(315b) Highly Active and Recyclable Hydroformylation Catalysis Using Soluble Polymer Supports In CO2-Expanded Liquids (CXLs)

A process concept that
exploits CXLs to intensify hydroformylation reactions was recently
demonstrated.[1]  When dense CO₂ is used to
partially replace the excess substrate (1-octene) to create a CO₂-expanded
liquid (CXL) phase, the 1-octene hydroformylation turnover frequency (~300 h^-1)
and the selectivity towards the linear aldehyde (~90%) are significantly
enhanced relative to the reaction in neat media. Further, these enhancements
occur at mild pressures (~40 bar) and temperatures (60°C). Preliminary
economic analysis indicates that near-quantitative (>99.8%) recovery of the
Rh-based catalysts is essential for commercial viability.[2]
Toward this end, soluble polymer supported bidentate phosphite ligands for
hydroformylation of higher (> C₄) alkenes have been developed and
evaluated.  The efficient
separation and recycle of homogeneous rhodium catalyst complexes from reaction
mixtures is attempted by using membrane filtration technology in a
high-pressure filtration cell equipped with cross-linked asymmetric polyimide nano-
and ultra- filtration membranes.
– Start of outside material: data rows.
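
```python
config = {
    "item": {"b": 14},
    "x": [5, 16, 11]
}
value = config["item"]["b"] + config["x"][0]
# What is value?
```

Trace:
`config = { ...` → config = {'item': {'b': 14}, 'x': [5, 16, 11]}
`value = config["item"]["b"] + config["x"][0]` → value = 19
So value = 19

Answer: 19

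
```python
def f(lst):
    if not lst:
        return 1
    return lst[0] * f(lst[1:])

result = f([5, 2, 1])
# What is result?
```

Product over [5, 2, 1] = 5 * 2 * 1 = 10

Answer: 10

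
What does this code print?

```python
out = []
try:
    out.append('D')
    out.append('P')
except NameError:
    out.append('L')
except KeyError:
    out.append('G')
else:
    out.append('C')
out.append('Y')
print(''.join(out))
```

Execution trace: 'D' (try body) → 'P' (try body, no exception) → 'C' (else) → 'Y' (after the try/except). Output: DPCY

Answer: DPCY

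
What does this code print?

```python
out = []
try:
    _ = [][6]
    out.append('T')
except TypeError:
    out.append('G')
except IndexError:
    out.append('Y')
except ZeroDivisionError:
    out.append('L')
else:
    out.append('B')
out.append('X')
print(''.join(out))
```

Execution trace: 'Y' (except IndexError) → 'X' (after the try/except). Output: YX

Answer: YX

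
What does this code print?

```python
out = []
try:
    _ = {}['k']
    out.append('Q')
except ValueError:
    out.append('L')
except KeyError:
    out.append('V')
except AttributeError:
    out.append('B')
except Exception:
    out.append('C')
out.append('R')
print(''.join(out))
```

Execution trace: 'V' (except KeyError) → 'R' (after the try/except). Output: VR

Answer: VR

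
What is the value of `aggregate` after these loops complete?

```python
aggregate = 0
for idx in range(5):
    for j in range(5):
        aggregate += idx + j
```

Sum of all idx+j for idx,j in 5x5
`aggregate` takes the values: 0 → 1 → 3 → 6 → 10 → 11 → 13 → 16 → 20 → 25 → 27 → 30 → 34 → 39 → 45 → 48 → 52 → 57 → 63 → 70 → 74 → 79 → 85 → 92 → 100

Answer: 100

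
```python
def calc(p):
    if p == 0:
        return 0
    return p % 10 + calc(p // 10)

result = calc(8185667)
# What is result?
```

Sum of digits of 8185667: 7 + 6 + 6 + 5 + 8 + 1 + 8 = 41

Answer: 41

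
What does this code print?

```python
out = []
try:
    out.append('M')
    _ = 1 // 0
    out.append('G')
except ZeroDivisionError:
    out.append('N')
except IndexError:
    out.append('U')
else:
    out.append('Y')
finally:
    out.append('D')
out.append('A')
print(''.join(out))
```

Execution trace: 'M' (try body) → 'N' (except ZeroDivisionError) → 'D' (finally) → 'A' (after the try/except). Output: MNDA

Answer: MNDA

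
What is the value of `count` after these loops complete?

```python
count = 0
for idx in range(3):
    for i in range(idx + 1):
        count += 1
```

Triangle: 1 + 2 + ... + 3
`count` takes the values: 0 → 1 → 2 → 3 → 4 → 5 → 6

Answer: 6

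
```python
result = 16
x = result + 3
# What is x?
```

Trace:
`result = 16` → result = 16
`x = result + 3` → x = 19
So x = 19

Answer: 19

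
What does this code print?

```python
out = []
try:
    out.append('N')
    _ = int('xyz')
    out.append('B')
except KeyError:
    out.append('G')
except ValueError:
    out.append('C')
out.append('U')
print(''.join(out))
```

Execution trace: 'N' (try body) → 'C' (except ValueError) → 'U' (after the try/except). Output: NCU

Answer: NCU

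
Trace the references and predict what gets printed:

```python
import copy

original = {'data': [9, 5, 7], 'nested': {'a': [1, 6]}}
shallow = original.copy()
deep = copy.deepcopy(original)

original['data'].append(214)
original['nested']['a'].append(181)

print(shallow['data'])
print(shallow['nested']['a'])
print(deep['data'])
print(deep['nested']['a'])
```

Key concept: comparing shallow vs deep copy.
Step by step:
`original = {'data': [9, 5, 7], 'nested': {'a': [1, 6]}}` → original = {'data': [9, 5, 7], 'nested': {'a': [1, 6]}}
`shallow = original.copy()` → shallow = {'data': [9, 5, 7], 'nested': {'a': [1, 6]}}
`deep = copy.deepcopy(original)` → deep = {'data': [9, 5, 7], 'nested': {'a': [1, 6]}}
`original['data'].append(214)` → original = {'data': [9, 5, 7, 214], 'nested': {'a': [1, 6]}}; shallow = {'data': [9, 5, 7, 214], 'nested': {'a': [1, 6]}}
`original['nested']['a'].append(181)` → original = {'data': [9, 5, 7, 214], 'nested': {'a': [1, 6, 181]}}; shallow = {'data': [9, 5, 7, 214], 'nested': {'a': [1, 6, 181]}}
`print(shallow['data'])` → prints [9, 5, 7, 214]
`print(shallow['nested']['a'])` → prints [1, 6, 181]
`print(deep['data'])` → prints [9, 5, 7]
`print(deep['nested']['a'])` → prints [1, 6]

Answer:
[9, 5, 7, 214]
[1, 6, 181]
[9, 5, 7]
[1, 6]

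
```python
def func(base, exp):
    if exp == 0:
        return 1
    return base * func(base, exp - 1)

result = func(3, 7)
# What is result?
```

func(3, 7) = 3 * 3 * 3 * 3 * 3 * 3 * 3 = 2187

Answer: 2187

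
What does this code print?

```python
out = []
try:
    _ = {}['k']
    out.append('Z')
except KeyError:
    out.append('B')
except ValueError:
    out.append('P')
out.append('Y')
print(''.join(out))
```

Execution trace: 'B' (except KeyError) → 'Y' (after the try/except). Output: BY

Answer: BY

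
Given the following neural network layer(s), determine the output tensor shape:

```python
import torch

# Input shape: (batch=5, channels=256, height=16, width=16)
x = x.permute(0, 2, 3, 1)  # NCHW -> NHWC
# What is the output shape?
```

Input: (5, 256, 16, 16) -> Output: (5, 16, 16, 256)

Answer: (5, 16, 16, 256)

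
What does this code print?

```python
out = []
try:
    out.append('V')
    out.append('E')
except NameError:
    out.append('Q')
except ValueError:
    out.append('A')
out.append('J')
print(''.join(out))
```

Execution trace: 'V' (try body) → 'E' (try body, no exception) → 'J' (after the try/except). Output: VEJ

Answer: VEJ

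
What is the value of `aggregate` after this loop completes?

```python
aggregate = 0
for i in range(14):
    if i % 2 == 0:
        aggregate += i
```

Sum of even numbers 0 to 13
`aggregate` takes the values: 0 → 2 → 6 → 12 → 20 → 30 → 42

Answer: 42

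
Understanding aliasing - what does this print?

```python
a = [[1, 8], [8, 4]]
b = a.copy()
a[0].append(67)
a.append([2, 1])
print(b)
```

Key concept: shallow copy with nested lists.
Step by step:
`a = [[1, 8], [8, 4]]` → a = [[1, 8], [8, 4]]
`b = a.copy()` → b = [[1, 8], [8, 4]]
`a[0].append(67)` → a = [[1, 8, 67], [8, 4]]; b = [[1, 8, 67], [8, 4]]
`a.append([2, 1])` → a = [[1, 8, 67], [8, 4], [2, 1]]
`print(b)` → prints [[1, 8, 67], [8, 4]]

Answer: [[1, 8, 67], [8, 4]]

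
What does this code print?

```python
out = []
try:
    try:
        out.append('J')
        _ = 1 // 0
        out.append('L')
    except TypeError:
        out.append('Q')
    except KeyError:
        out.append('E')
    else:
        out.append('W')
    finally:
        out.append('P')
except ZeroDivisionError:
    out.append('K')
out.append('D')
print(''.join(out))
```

Execution trace: 'J' (try body) → 'P' (finally) → 'K' (outer except ZeroDivisionError) → 'D' (after the try/except). Output: JPKD

Answer: JPKD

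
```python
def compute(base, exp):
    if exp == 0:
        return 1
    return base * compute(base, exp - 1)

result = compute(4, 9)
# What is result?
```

compute(4, 9) = 4 * 4 * 4 * 4 * 4 * 4 * 4 * 4 * 4 = 262144

Answer: 262144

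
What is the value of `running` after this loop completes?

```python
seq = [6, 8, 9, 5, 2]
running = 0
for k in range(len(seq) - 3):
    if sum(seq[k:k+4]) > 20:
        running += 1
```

Count windows with sum > 20
`running` takes the values: 0 → 1 → 2

Answer: 2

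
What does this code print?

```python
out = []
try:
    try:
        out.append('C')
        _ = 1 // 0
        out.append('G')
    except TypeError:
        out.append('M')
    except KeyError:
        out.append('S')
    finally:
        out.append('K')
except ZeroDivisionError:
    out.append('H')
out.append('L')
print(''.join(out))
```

Execution trace: 'C' (inner try body) → 'K' (inner finally) → 'H' (outer except ZeroDivisionError) → 'L' (after the try/except). Output: CKHL

Answer: CKHL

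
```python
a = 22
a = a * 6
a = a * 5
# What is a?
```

Trace:
`a = 22` → a = 22
`a = a * 6` → a = 132
`a = a * 5` → a = 660
So a = 660

Answer: 660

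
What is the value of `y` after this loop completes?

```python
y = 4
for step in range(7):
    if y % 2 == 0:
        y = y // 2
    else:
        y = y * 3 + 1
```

Collatz-style transformation from 4
`y` takes the values: 4 → 2 → 1 → 4 → 2 → 1 → 4 → 2

Answer: 2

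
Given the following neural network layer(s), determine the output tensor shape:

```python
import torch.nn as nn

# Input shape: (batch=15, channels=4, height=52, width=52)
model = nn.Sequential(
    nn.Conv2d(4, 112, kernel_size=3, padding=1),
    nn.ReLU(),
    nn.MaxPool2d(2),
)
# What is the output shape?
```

Input: (15, 4, 52, 52) -> after Conv2d: (15, 112, 52, 52) -> after ReLU: (15, 112, 52, 52) -> Output: (15, 112, 26, 26)

Answer: (15, 112, 26, 26)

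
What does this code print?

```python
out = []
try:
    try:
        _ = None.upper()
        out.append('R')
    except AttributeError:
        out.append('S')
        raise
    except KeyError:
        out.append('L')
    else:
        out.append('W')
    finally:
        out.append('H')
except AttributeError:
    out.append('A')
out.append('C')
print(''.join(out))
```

Execution trace: 'S' (except AttributeError) → 'H' (finally) → 'A' (outer except AttributeError) → 'C' (after the try/except). Output: SHAC

Answer: SHAC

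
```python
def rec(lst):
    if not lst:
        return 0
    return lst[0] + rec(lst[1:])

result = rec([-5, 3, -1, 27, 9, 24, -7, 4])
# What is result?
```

(-5) + 3 + (-1) + 27 + 9 + 24 + (-7) + 4 + 0 = 54

Answer: 54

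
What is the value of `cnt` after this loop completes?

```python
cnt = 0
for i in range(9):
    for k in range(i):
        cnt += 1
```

Triangle number: 0+1+2+...+8
`cnt` takes the values: 0 → 1 → 2 → 3 → 4 → 5 → 6 → 7 → 8 → 9 → 10 → 11 → 12 → 13 → 14 → 15 → 16 → 17 → 18 → 19 → 20 → 21 → 22 → 23 → 24 → 25 → 26 → 27 → 28 → 29 → 30 → 31 → 32 → 33 → 34 → 35 → 36

Answer: 36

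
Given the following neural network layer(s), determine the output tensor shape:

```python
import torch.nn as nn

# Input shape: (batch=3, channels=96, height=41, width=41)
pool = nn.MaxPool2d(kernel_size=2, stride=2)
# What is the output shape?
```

Input: (3, 96, 41, 41) -> Output: (3, 96, 20, 20)

Answer: (3, 96, 20, 20)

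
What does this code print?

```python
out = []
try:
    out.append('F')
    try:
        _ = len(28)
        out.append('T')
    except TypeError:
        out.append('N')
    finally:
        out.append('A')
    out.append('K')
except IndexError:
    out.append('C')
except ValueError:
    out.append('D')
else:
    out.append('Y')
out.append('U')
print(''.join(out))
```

Execution trace: 'F' (try body) → 'N' (inner except TypeError) → 'A' (inner finally) → 'K' (try body, no exception) → 'Y' (else) → 'U' (after the try/except). Output: FNAKYU

Answer: FNAKYU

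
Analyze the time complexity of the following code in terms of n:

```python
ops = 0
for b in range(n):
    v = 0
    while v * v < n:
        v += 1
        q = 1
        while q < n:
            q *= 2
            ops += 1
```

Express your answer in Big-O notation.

Each loop level contributes: n × √n × log n. Multiplying the contributions gives O(n√n log n).

Answer: O(n√n log n)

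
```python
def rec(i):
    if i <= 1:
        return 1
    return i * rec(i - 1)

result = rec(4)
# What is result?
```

rec(4) = 4 * 3 * 2 * 1 = 24

Answer: 24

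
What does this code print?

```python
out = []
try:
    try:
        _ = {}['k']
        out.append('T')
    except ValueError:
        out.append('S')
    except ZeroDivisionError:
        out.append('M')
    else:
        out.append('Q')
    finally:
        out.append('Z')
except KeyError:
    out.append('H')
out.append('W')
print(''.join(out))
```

Execution trace: 'Z' (finally) → 'H' (outer except KeyError) → 'W' (after the try/except). Output: ZHW

Answer: ZHW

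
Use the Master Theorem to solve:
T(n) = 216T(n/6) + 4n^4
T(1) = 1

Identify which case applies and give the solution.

a=216, b=6, f(n)=4n^4. log_6(216) = 3. Since c=4 > 3 and the regularity condition holds (216(n/6)^4 = (216/6^4)n^4 with 216/6^4 < 1), Case 3 applies: T(n) = Θ(f(n)) = O(n^4).

Answer: O(n^4) - Case 3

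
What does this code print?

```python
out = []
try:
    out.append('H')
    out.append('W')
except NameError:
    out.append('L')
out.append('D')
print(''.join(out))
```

Execution trace: 'H' (try body) → 'W' (try body, no exception) → 'D' (after the try/except). Output: HWD

Answer: HWD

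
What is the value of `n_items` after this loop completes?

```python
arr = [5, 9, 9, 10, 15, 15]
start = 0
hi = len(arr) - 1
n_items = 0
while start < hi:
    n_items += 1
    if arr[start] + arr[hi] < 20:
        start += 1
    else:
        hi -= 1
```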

Experiments with the catalyst complex
dissolved in pure toluene revealed a Rh loss in the permeate of less than 1%
while no P was detectable in the permeate. Similar measurements at actual
hydroformylation conditions are ongoing. The effects of dissolved CO₂
(in the CXL media) on the solution viscosity and the permeate flux will be
discussed. In addition, results on the recyclability and durability of
polymer supported rhodium catalyzed 1-octene hydroformylation in CXLs will be
presented.